Jauh – jauh hari dalam dunia pendidikan di indonesia sendiri sudah ditanamkan semangat kapitalismme dan hukum pasar, walau pada saant patriotisme, kolonialisme dan feodalisme politik masih menjadi payung besarnya. Bentuknya yang paling konkrit adalah sistem kredit. Proses pendidikan di pecah – pecah menjadi satuan unit perkuliahan dan dijual belikan secara eceran. Setiap mahasiswa bekerja dan dinilai secara individual dan dihargai secara kumulatif dalam sebuah medan kegiatan yang bersifat kompetitif.
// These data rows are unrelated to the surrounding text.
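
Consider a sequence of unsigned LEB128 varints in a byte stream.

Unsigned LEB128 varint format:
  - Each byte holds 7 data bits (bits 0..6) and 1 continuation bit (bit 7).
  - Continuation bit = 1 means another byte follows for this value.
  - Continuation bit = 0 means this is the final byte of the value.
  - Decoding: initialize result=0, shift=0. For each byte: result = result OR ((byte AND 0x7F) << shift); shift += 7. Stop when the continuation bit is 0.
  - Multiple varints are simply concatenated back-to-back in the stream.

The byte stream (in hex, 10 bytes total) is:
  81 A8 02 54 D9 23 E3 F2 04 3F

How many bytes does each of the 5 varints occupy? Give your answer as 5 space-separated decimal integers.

Answer: 3 1 2 3 1

Derivation:
  byte[0]=0x81 cont=1 payload=0x01=1: acc |= 1<<0 -> acc=1 shift=7
  byte[1]=0xA8 cont=1 payload=0x28=40: acc |= 40<<7 -> acc=5121 shift=14
  byte[2]=0x02 cont=0 payload=0x02=2: acc |= 2<<14 -> acc=37889 shift=21 [end]
Varint 1: bytes[0:3] = 81 A8 02 -> value 37889 (3 byte(s))
  byte[3]=0x54 cont=0 payload=0x54=84: acc |= 84<<0 -> acc=84 shift=7 [end]
Varint 2: bytes[3:4] = 54 -> value 84 (1 byte(s))
  byte[4]=0xD9 cont=1 payload=0x59=89: acc |= 89<<0 -> acc=89 shift=7
  byte[5]=0x23 cont=0 payload=0x23=35: acc |= 35<<7 -> acc=4569 shift=14 [end]
Varint 3: bytes[4:6] = D9 23 -> value 4569 (2 byte(s))
  byte[6]=0xE3 cont=1 payload=0x63=99: acc |= 99<<0 -> acc=99 shift=7
  byte[7]=0xF2 cont=1 payload=0x72=114: acc |= 114<<7 -> acc=14691 shift=14
  byte[8]=0x04 cont=0 payload=0x04=4: acc |= 4<<14 -> acc=80227 shift=21 [end]
Varint 4: bytes[6:9] = E3 F2 04 -> value 80227 (3 byte(s))
  byte[9]=0x3F cont=0 payload=0x3F=63: acc |= 63<<0 -> acc=63 shift=7 [end]
Varint 5: bytes[9:10] = 3F -> value 63 (1 byte(s))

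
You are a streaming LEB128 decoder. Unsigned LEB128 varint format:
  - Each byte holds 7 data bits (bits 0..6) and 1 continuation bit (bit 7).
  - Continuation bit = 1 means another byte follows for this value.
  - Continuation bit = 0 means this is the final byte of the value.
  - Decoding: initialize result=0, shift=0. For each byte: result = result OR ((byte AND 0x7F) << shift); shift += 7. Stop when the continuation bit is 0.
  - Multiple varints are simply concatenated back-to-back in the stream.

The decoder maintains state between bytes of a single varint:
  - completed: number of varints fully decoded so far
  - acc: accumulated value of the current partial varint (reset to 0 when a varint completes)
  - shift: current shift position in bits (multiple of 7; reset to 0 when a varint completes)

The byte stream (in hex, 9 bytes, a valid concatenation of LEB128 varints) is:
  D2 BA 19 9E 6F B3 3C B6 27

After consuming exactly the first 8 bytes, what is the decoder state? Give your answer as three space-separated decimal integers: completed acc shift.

Answer: 3 54 7

Derivation:
byte[0]=0xD2 cont=1 payload=0x52: acc |= 82<<0 -> completed=0 acc=82 shift=7
byte[1]=0xBA cont=1 payload=0x3A: acc |= 58<<7 -> completed=0 acc=7506 shift=14
byte[2]=0x19 cont=0 payload=0x19: varint #1 complete (value=417106); reset -> completed=1 acc=0 shift=0
byte[3]=0x9E cont=1 payload=0x1E: acc |= 30<<0 -> completed=1 acc=30 shift=7
byte[4]=0x6F cont=0 payload=0x6F: varint #2 complete (value=14238); reset -> completed=2 acc=0 shift=0
byte[5]=0xB3 cont=1 payload=0x33: acc |= 51<<0 -> completed=2 acc=51 shift=7
byte[6]=0x3C cont=0 payload=0x3C: varint #3 complete (value=7731); reset -> completed=3 acc=0 shift=0
byte[7]=0xB6 cont=1 payload=0x36: acc |= 54<<0 -> completed=3 acc=54 shift=7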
Bila proyek ekonomi kampus di indonesia dilancarkan secara sungguh – sungguh dan berlangsung sukses, maka sulit dibendung apalagi dilawan, melebarnya sebuah kesenjangan sosial dan intelektual yang mencolok. Akan ada sejumlah universitas maha kuat dan maha kaya, ada yang maha lemah dan maha miskin. Ada bidang studi yang super giat, gemilang, bergengsi selain kaya raya. Ada sejumlah bidang studi yang sangat merana, merayap – rayap, atau punah.